Charles VI fut constamment heureux jusqu’en 1734.

Les célèbres victoires du prince Eugène sur les Turcs, à Témesvar et à Belgrade, avaient reculé les frontières de la Hongrie. L’empereur dominait dans l’Italie. Il y possédait le domaine direct de Naples et Sicile, du Milanais, du Mantouan. Le domaine impérial et suprême de la Toscane, de Parme et Plaisance, si longtemps contesté, lui était confirmé par l’investiture même qu’il donna de ces États à don Carlos, fils de Philippe V, qui par là devenait son vassal. Les droits de l’empire exercés en Italie par Léopold et par Joseph Ier étaient donc encore en vigueur ; et certainement, si un empereur avait conservé en Italie tant d’États, tant de droits avec tant de prétentions, ce combat de sept cents années de la liberté italique contre la domination allemande pouvait aisément finir par l’asservissement.
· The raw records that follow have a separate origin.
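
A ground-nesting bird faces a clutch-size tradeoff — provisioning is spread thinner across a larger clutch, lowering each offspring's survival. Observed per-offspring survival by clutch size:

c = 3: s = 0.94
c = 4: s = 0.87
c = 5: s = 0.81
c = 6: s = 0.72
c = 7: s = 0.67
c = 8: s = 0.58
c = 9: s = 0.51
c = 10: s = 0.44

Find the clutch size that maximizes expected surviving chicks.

7

Expected surviving chicks = c × s(c):
  c=3: 3 × 0.94 = 2.820
  c=4: 4 × 0.87 = 3.480
  c=5: 5 × 0.81 = 4.050
  c=6: 6 × 0.72 = 4.320
  c=7: 7 × 0.67 = 4.690
  c=8: 8 × 0.58 = 4.640
  c=9: 9 × 0.51 = 4.590
  c=10: 10 × 0.44 = 4.400
Maximum at c = 7 (4.690 surviving chicks).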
Ces prospérités eurent un terme par l’exercice même que Charles VI fit de son crédit dans l’Europe, en procurant conjointement avec la Russie le trône de Pologne à Auguste III, électeur de Saxe.

Ce fut une singulière révolution que celle qui lui fit perdre pour jamais Naples et Sicile, et qui enrichit encore le roi de Sardaigne à ses dépens, pour avoir contribué à donner un roi aux Polonais. Rien ne montre mieux quelle fatalité enchaîne tous les événements, et se joue de la prévoyance des hommes. Son bonheur l’avait deux fois rendu victorieux de cent cinquante mille Turcs ; et Naples et Sicile lui furent enlevés par dix mille Espagnols, en une seule campagne. Aurait-on imaginé, en 1700, que Stanislas, palatin de Posnanie, serait fait roi de Pologne par Charles XII ; qu’ayant perdu la Pologne, il deviendrait duc de Lorraine, et que, pour cette raison-là même, la maison de Lorraine aurait la Toscane ? Si on réfléchit à tous les événements qui ont troublé et changé les États, on trouvera que presque rien n’est arrivé de ce que les peuples attendaient, et de ce que les politiques avaient préparé.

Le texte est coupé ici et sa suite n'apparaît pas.